Monday, May 15, 2006

You'll Never Make A Monkey Out of Me

Recently eaten: seafood rice
Recent annoyance: ice cold showers

Throwing out intelligent design for the moment, most people have embraced Darwin's Theory of Evolution and there is substantial scientific evidence to suggest we are closely related to apes. New studies have shown that monkeys are catching up to us in the few mannerisms that have separated us from our ape cousins in the past: alcoholism and pornography.

Drunk Monkeys Mirror People
Monkeys drink more alcohol when housed alone, and some like to end a long day in the lab with a boozy cocktail, according to a new analysis of alcohol consumption among members of a rhesus macaque social group.

These and other observed behaviors strongly correspond with human patterns of alcohol use. Researchers attribute a predisposition to alcohol abuse in some monkeys and people to a combination of genetic and environmental factors.

In the study subjects, "blood alcohol levels often exceeded the .08 percent level, which is the legal limit for most states in the U.S.," said Scott Chen, one of the study’s authors and a researcher at the National Institutes of Health Animal Center in Maryland.

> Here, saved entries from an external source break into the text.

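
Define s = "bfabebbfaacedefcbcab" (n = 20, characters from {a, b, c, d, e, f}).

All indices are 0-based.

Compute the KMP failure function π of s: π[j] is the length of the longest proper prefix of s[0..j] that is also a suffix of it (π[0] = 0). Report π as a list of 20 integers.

π[0] = 0
j=1 s[j]='f': π[1]=0 (border '')
j=2 s[j]='a': π[2]=0 (border '')
j=3 s[j]='b': π[3]=1 (border 'b')
j=4 s[j]='e': k: 1→0; π[4]=0 (border '')
j=5 s[j]='b': π[5]=1 (border 'b')
j=6 s[j]='b': k: 1→0; π[6]=1 (border 'b')
j=7 s[j]='f': π[7]=2 (border 'bf')
j=8 s[j]='a': π[8]=3 (border 'bfa')
j=9 s[j]='a': k: 3→0; π[9]=0 (border '')
j=10 s[j]='c': π[10]=0 (border '')
j=11 s[j]='e': π[11]=0 (border '')
j=12 s[j]='d': π[12]=0 (border '')
j=13 s[j]='e': π[13]=0 (border '')
j=14 s[j]='f': π[14]=0 (border '')
j=15 s[j]='c': π[15]=0 (border '')
j=16 s[j]='b': π[16]=1 (border 'b')
j=17 s[j]='c': k: 1→0; π[17]=0 (border '')
j=18 s[j]='a': π[18]=0 (border '')
j=19 s[j]='b': π[19]=1 (border 'b')

[0, 0, 0, 1, 0, 1, 1, 2, 3, 0, 0, 0, 0, 0, 0, 0, 1, 0, 0, 1]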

The study, recently published in the journal Methods, also found that booze affects monkeys much the same way it affects people.

"It was not unusual to see some of the monkeys stumble and fall, sway, and vomit," Chen added. "In a few of our heavy drinkers, they would drink until they fell asleep."

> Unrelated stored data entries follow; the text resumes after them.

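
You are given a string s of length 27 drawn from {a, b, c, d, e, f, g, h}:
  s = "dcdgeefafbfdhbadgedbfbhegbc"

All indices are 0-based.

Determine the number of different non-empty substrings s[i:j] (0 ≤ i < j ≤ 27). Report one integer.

rank | idx | suffix
   0 |  14 | adgedbfbhegbc
   1 |   7 | afbfdhbadgedbfbhegbc
   2 |  13 | badgedbfbhegbc
   3 |  25 | bc
   4 |  19 | bfbhegbc
   5 |   9 | bfdhbadgedbfbhegbc
   6 |  21 | bhegbc
   7 |  26 | c
   8 |   1 | cdgeefafbfdhbadgedbfbhegbc
   9 |  18 | dbfbhegbc
  10 |   0 | dcdgeefafbfdhbadgedbfbhegbc
  11 |  15 | dgedbfbhegbc
  12 |   2 | dgeefafbfdhbadgedbfbhegbc
  13 |  11 | dhbadgedbfbhegbc
  14 |  17 | edbfbhegbc
  15 |   4 | eefafbfdhbadgedbfbhegbc
  16 |   5 | efafbfdhbadgedbfbhegbc
  17 |  23 | egbc
  18 |   6 | fafbfdhbadgedbfbhegbc
  19 |   8 | fbfdhbadgedbfbhegbc
  20 |  20 | fbhegbc
  21 |  10 | fdhbadgedbfbhegbc
  22 |  24 | gbc
  23 |  16 | gedbfbhegbc
  24 |   3 | geefafbfdhbadgedbfbhegbc
  25 |  12 | hbadgedbfbhegbc
  26 |  22 | hegbc

SA = [14, 7, 13, 25, 19, 9, 21, 26, 1, 18, 0, 15, 2, 11, 17, 4, 5, 23, 6, 8, 20, 10, 24, 16, 3, 12, 22]
[i] adj suffixes → lcp
  [1] 14/7 → 1 ('a')
  [2] 7/13 → 0 ('')
  [3] 13/25 → 1 ('b')
  [4] 25/19 → 1 ('b')
  [5] 19/9 → 2 ('bf')
  [6] 9/21 → 1 ('b')
  [7] 21/26 → 0 ('')
  [8] 26/1 → 1 ('c')
  [9] 1/18 → 0 ('')
  [10] 18/0 → 1 ('d')
  [11] 0/15 → 1 ('d')
  [12] 15/2 → 3 ('dge')
  [13] 2/11 → 1 ('d')
  [14] 11/17 → 0 ('')
  [15] 17/4 → 1 ('e')
  [16] 4/5 → 1 ('e')
  [17] 5/23 → 1 ('e')
  [18] 23/6 → 0 ('')
  [19] 6/8 → 1 ('f')
  [20] 8/20 → 2 ('fb')
  [21] 20/10 → 1 ('f')
  [22] 10/24 → 0 ('')
  [23] 24/16 → 1 ('g')
  [24] 16/3 → 2 ('ge')
  [25] 3/12 → 0 ('')
  [26] 12/22 → 1 ('h')

n(n+1)/2 = 27·28/2 = 378
Σ LCP = 0 + 1 + 0 + 1 + 1 + 2 + 1 + 0 + 1 + 0 + 1 + 1 + 3 + 1 + 0 + 1 + 1 + 1 + 0 + 1 + 2 + 1 + 0 + 1 + 2 + 0 + 1 = 24
distinct = 378 − 24 = 354

354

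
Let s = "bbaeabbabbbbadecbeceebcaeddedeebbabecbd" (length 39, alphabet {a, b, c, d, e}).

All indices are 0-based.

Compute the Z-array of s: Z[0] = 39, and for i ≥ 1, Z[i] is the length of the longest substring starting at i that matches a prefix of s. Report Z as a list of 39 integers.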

Monkeys Pay to View Sexy Photos
When given the choice between a photo of a low-status male with a high juice reward and a photo of a female's hindquarters, the male test subjects refused the extra juice so that they could gaze at the sexy female images. They also "paid" with juice to see photos of high-status males.

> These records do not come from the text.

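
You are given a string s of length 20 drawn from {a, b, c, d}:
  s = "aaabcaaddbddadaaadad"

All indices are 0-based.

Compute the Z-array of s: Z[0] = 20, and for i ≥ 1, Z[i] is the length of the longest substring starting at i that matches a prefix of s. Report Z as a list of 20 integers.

[20, 2, 1, 0, 0, 2, 1, 0, 0, 0, 0, 0, 1, 0, 3, 2, 1, 0, 1, 0]

Z[0]=20
i=1: outside box; Z[1]=2 scan→box=[1,3)
i=2: min(r-i=1, Z[1]=2)=1; Z[2]=1
i=3: outside box; Z[3]=0
i=4: outside box; Z[4]=0
i=5: outside box; Z[5]=2 scan→box=[5,7)
i=6: min(r-i=1, Z[1]=2)=1; Z[6]=1
i=7: outside box; Z[7]=0
i=8: outside box; Z[8]=0
i=9: outside box; Z[9]=0
i=10: outside box; Z[10]=0
i=11: outside box; Z[11]=0
i=12: outside box; Z[12]=1 scan→box=[12,13)
i=13: outside box; Z[13]=0
i=14: outside box; Z[14]=3 scan→box=[14,17)
i=15: min(r-i=2, Z[1]=2)=2; Z[15]=2
i=16: min(r-i=1, Z[2]=1)=1; Z[16]=1
i=17: outside box; Z[17]=0
i=18: outside box; Z[18]=1 scan→box=[18,19)
i=19: outside box; Z[19]=0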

Conversely, the male monkeys required extra payment, meaning more juice, to view the faces of low-status males and females.

"We think that the monkeys value orienting towards all kinds of social information, but some types of information are worth more than others," Deaner told Discovery News.

The study determined that when males look at high-status males they pay attention, but do not make sustained eye contact. Deaner said long looks could signal aggression and, under normal circumstances, could pose a potentially costly threat of violence.

Males did not look away as quickly when they admired the females' behinds.

"Viewing the hindquarters of a female, on the other hand, may provide a benefit, but no potential cost," Deaner explained, and added that males likely check out the color and size of the female's perineum, or her genitalia. A large, red perineum generally means that she is ovulating.